Tuesday, May 6, 2008


Well, as the seasons change and you all wait with anticipation for the approaching summer, we sit anxiously awaiting the harsh southern winter. Yes that is right, we are on opposite seasons down here...July is the dead of winter!! Being so far south in the southern hemisphere we can look forward to Antarctic gales and tempests!!:( We have been watching the beauty of fall come over the land for a few weeks. The leaves have changed, the air has grown crisp, the cobras have gone into hibernation and the 100 degree weather has gone. Today, Mother Nature showed a sampling of her fierce southern winter side with some of the nastiest weather I can remember. The wind is howling, threatening to rip off anything that is not appropriately attached. The rain is falling horizontally giving even the Jackals of the field nowhere to hide from its wet grasp.

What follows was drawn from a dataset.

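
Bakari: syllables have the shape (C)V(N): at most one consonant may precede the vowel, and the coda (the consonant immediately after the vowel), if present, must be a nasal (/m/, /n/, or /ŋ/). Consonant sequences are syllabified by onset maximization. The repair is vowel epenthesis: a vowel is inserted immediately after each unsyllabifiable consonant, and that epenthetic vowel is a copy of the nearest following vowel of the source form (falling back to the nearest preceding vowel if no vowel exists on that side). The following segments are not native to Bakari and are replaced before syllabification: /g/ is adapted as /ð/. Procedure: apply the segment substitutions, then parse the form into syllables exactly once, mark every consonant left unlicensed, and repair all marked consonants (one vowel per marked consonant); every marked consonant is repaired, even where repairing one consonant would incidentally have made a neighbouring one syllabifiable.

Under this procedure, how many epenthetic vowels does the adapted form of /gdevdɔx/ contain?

3

After substitution the input is /ðdevdɔx/.
The unsyllabifiable consonants are /ð/, /v/, /x/; each receives one epenthetic vowel.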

I half expect any one of the Bridges Academy kids to get blown away anytime they run outside to their room to get something. As I sit in the comfort of the cement and mortar, architecturally sound office looking out the window admiring the beauty of Mother Nature's unrestrained ability to unleash her winter onslaught of wind and rain I cannot help but think of our friends in the townships.

With homes made of sheet metal and cardboard and roofs gingerly laid on top of the box house and held down by brick or tires or whatever else they can find how are they staying warm and dry? They aren't. If the wind has not blown their place down or apart, then the horizontal rain is coming in through the gap between roof and wall soaking the place like a fire sprinkler. If your house makes it past either of these then the rain draining down the hillside or off the streets is running under the walls of your house filling your floor with mud or water or worse.

How in the 21st century is this still possible? Not only that, but how is it still possible for such a large population of the world's human inhabitants? We have to do something. Take Burma for example. A cyclone has just recently hit there killing over 22,000 people with 41,000 more people missing!!! Katrina killed about 1,800 just to give you some perspective. The living conditions of many of the world's population are atrocious. I find that in everything we do here in South Africa my dependence on God becomes stronger and stronger. I ask a lot of whys and I want immediate answers but its not that easy. God usually answers with another question. I know I will be battling with questions like this for a long time coming. I do believe God is working in the people here though and that is very encouraging.

As you enter into the long, warm days of summer (except those of you in Portland...that is a few months more) I challenge you to think about, pray about and converse about the disadvantaged populations of the world who at that present moment may be melting in their home because of a lack of electricity and A/C or are soaking wet and freezing to death because of a lack of proper housing materials. The issues are much deeper than this but you have to start thinking about these things somewhere and once you open the flood gates you will not be able to close them again.

4 comments:

Beth Wirth said...

Chase,
What a beautiful entry. Thank your for your challenge to think about the better part of our world who fight for the necessities every day.

Stay warm.

--Beth

Lisa said...

I really loved this post Chase. Some of the unanswered questions we wrestle with daily here makes a small part of me want to just forget I ever knew anything that seems this unfixable ever existed and go back to our good life as normal. That would be so much easier. I even do it here, I will myself not to think about anything related to work or the issues of injustice we are facing, like just for a rest and just to turn in on myself.

Phillips said...

I appreciated this post Chase. Makes me think and pray.

Deyl said...

good reminder buddy. as i sit here sheltered from wind and rain with a hot cup of coffee in hand, i'm puzzled the way it works out in this life.